In practice when big companies file patents they make sure to leave out enough
information to make the patents as unhelpful as possible. If you were trying
to replicate my work it would be pretty close to useless to use my patents.

------
movix
We decided to keep our project in stealth for the last two years until we had
our patent filed. We thought that this plan suited our project as we have
unique IP with hardly any conflicts in the patent searches. This path has
meant it's taken more time to get to the point of having a demo, which is
crucial of course, but means that all IP elements of our project are protected
before we go live. I think in the end, it comes down to - can you afford to
fight any infringement of your patent should someone try a similar product.

------
erikstarck
Thanks everyone for the replies. I agree, this is an interesting discussion.
It seems like patents are such a thing that many people who's not
entrepreneurs (including VCs) assume you have to do but very few question why.
It's like "oh, you have a startup in high-tech, must have a patent, then?".

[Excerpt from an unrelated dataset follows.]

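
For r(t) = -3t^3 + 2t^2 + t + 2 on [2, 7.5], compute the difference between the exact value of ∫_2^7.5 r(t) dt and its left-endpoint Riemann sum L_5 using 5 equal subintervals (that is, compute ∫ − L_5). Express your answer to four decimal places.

Exact integral: ∫_2^7.5 r(t) dt ≈ -2048.005208.
L_5 = -1470.81.
Error ≈ -2048.005208 − (-1470.81) ≈ -577.1952.

-577.1952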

I would guess the general opinion in the HN-crowd is that ideas are worthless
and that execution counts. Well, patents are "just" ideas. So, are they
worthless? If so, why does everyone keep asking about them?

------
abdels
This is an interesting discussion. We're working on a startup and patenting is
something a lot of people with a traditional business view keep asking us.

I love open source and patenting doesn't sit well with me. The idea of
a'commercial secret' is more appealing because IMHO its more about competition
and as a startup you can always out innovate your competitors.